EN1. Charles Wilson detailed it in his book, The Magnificent Scuttlers (Brattleboro: Stephen Greene Press, 1959)

EN2. Roosevelt describes with some detail his interest and experiences in combat sports in Chapter 2: The Vigors of Life of his autobiography, Theodore Roosevelt - An Autobiograph (The MacMillan Company 1913)

EN3. Yamashita Yoshiaki  was one of the "Four Guardians of the Kodokan", and an important figure in the development and rise of Kodokan Judo. Yamashita visited America in an attempt to spread Kano Jigoro's art around the world, and in 1904 met and began instructing the President in the "Gentle-way'. The President was so enamored with the Japanese sport that he had Yoshiaki assigned to the position of wrestling instructor at the Naval Academy. Yamashita would hold that position for almost two years before returning to his native Japan.

EN4. In a letter dated March 5, 1904 to his son Kermit Roosevelt. In another letter to Kermit he describes Yamashita working off his back against his other son, Grant. 

EN5. The quotes are from Daniel Green Burner, John Gillespie, and Eliot Herndon and can be found in Herndon's Informants.

EN6. Herndon's story of Lincoln's feats at the old mill can be be found in Herndon's informants.
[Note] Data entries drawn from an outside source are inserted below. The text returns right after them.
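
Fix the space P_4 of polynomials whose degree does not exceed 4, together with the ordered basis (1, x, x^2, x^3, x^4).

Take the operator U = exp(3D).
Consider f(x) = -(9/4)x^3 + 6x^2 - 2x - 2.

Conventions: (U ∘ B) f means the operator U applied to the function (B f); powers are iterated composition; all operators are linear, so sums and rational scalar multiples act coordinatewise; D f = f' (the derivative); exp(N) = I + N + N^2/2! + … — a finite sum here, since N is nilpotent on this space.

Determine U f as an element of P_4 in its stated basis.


g(x) = -(9/4)x^3 - (57/4)x^2 - (107/4)x - 59/4

order-1 term: -(81/4)x^2 + 36x - 6
order-2 term: -(243/4)x + 54
order-3 term: -243/4
the series for exp(3D) f terminates at order 3
exp(3D) f = -(9/4)x^3 - (57/4)x^2 - (107/4)x - 59/4


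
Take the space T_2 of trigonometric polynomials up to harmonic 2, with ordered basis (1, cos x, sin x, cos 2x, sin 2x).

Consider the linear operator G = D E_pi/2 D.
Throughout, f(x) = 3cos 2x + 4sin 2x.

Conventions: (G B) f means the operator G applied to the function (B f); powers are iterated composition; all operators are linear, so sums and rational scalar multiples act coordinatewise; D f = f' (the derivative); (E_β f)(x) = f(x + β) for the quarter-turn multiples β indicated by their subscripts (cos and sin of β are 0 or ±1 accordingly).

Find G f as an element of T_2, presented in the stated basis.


D f = 8cos 2x - 6sin 2x
E_pi/2 D f = -8cos 2x + 6sin 2x
D E_pi/2 D f = 12cos 2x + 16sin 2x

the image equals g(x) = 12cos 2x + 16sin 2x


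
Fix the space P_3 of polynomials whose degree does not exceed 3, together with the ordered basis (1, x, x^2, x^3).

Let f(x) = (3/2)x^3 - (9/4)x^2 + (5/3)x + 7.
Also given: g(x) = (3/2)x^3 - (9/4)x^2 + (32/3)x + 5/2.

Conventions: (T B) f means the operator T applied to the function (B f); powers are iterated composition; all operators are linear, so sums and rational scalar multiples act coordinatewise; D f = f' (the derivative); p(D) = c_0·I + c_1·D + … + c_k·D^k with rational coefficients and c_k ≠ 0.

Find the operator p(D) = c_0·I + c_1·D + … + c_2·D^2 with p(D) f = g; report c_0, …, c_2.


p(D) = I + D^2, i.e. c_0 = 1, c_1 = 0, c_2 = 1

D^0 f = (3/2)x^3 - (9/4)x^2 + (5/3)x + 7
D^1 f = (9/2)x^2 - (9/2)x + 5/3
D^2 f = 9x - 9/2
matching coefficients of g against c_0 f + c_1 Df + … from the top degree down determines the c_i
solution: c_0 = 1, c_1 = 0, c_2 = 1


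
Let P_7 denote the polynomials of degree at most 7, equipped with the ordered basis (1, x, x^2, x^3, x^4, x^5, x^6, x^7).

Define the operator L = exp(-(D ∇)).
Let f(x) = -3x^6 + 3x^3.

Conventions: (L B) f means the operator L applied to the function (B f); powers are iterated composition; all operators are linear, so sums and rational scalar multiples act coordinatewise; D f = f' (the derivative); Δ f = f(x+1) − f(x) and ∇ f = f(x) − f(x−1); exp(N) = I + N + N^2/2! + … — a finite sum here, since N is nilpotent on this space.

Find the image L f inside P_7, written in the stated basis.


the image equals g(x) = -3x^6 + 90x^4 - 177x^3 - 360x^2 + 972x - 243

order-1 term: 90x^4 - 180x^3 + 180x^2 - 108x + 27
order-2 term: -540x^2 + 1080x - 630
order-3 term: 360
the series for exp(-(D ∇)) f terminates at order 3
exp(-(D ∇)) f = -3x^6 + 90x^4 - 177x^3 - 360x^2 + 972x - 243


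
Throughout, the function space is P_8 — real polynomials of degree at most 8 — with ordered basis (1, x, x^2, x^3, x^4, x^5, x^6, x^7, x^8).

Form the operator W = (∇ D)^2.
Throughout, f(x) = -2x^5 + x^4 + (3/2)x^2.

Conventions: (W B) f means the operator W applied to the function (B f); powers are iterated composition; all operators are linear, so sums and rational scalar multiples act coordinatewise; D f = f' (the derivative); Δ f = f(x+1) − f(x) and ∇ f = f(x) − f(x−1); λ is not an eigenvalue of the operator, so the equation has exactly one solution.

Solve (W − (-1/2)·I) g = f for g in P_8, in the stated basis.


the image equals g(x) = -4x^5 + 2x^4 + 3x^2 + 960x - 1056

write g with unknown coordinates in the stated basis and equate coefficients in (W − (-1/2)·I) g = f
solving from the highest basis element down gives g = -4x^5 + 2x^4 + 3x^2 + 960x - 1056
check: W g = -480x + 528
so W g − (-1/2)·g = -2x^5 + x^4 + (3/2)x^2 = f ✓


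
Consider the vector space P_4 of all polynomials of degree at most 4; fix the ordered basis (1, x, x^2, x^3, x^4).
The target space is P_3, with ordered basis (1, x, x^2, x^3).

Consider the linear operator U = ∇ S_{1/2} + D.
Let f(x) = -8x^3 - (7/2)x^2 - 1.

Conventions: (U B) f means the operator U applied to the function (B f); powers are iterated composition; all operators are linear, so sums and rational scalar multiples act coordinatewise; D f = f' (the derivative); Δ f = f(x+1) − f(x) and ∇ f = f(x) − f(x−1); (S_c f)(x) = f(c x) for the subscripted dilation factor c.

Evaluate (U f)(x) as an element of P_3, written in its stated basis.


S_{1/2} f = -x^3 - (7/8)x^2 - 1
∇ S_{1/2} f = -3x^2 + (5/4)x - 1/8
D f = -24x^2 - 7x
(∇ S_{1/2} + D) f = -27x^2 - (23/4)x - 1/8

the image equals g(x) = -27x^2 - (23/4)x - 1/8


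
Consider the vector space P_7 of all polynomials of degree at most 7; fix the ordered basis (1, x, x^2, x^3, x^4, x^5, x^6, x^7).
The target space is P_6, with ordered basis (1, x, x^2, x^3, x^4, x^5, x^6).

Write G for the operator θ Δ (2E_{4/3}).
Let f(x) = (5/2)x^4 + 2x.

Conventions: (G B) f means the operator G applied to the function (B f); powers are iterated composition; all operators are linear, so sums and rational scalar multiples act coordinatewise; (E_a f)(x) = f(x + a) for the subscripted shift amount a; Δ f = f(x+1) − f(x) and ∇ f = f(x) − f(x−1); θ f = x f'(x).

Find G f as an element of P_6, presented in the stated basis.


E_{4/3} f = (5/2)x^4 + (40/3)x^3 + (80/3)x^2 + (694/27)x + 856/81
(2E_{4/3}) f = 5x^4 + (80/3)x^3 + (160/3)x^2 + (1388/27)x + 1712/81
Δ (2E_{4/3}) f = 20x^3 + 110x^2 + (620/3)x + 3683/27
θ Δ (2E_{4/3}) f = 60x^3 + 220x^2 + (620/3)x

the result is g(x) = 60x^3 + 220x^2 + (620/3)x


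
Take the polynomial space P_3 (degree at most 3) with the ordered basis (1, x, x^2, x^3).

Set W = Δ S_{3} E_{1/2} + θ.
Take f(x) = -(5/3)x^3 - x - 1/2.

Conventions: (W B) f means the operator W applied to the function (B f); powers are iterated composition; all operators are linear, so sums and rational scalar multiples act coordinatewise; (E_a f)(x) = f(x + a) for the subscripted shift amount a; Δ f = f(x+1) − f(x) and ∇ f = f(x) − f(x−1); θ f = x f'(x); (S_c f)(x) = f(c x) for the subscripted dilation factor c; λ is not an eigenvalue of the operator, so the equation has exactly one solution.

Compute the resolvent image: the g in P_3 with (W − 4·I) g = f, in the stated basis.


write g with unknown coordinates in the stated basis and equate coefficients in (W − 4·I) g = f
solving from the highest basis element down gives g = (5/3)x^3 + (135/2)x^2 + (1396/3)x + 9111/16
check: W g = 5x^3 + 270x^2 + (5581/3)x + 9109/4
so W g − 4·g = -(5/3)x^3 - x - 1/2 = f ✓

the result is g(x) = (5/3)x^3 + (135/2)x^2 + (1396/3)x + 9111/16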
The other two witnesses where Ward. H. Lamon and J. Rowan Herndon.

EN7. The Needman encounter at "Wabash Point" is taken from Abraham Lincoln, The Physical Man by Albert Kaplan.

EN8. There are many versions of his encounter with Jack Armstrong. The one I used is an amalgamation of the most common elements. Other descriptions of the encounter can be found at here and here.

EN9. The various statements are from Douglas L. Wilson and Rodney O. Davis, Herndon's Informants: Letters, Interviews, and Statements about Abraham Lincoln. 

EN10. Douglas L. Wilson and Rodney O. Davis, Herndon's Informants: Letters, Interviews, and Statements about Abraham Lincoln.  Letter from Jason Duncan to William Hi. Herndon, May 28, 1865

EN11. Lorenzo Thompson was the Champion of St. Clair County. A more thorough description of their encounter can be found in David Herbert Donald's Abraham We are Lincoln Men: Abraham Lincoln and Friends as well as here.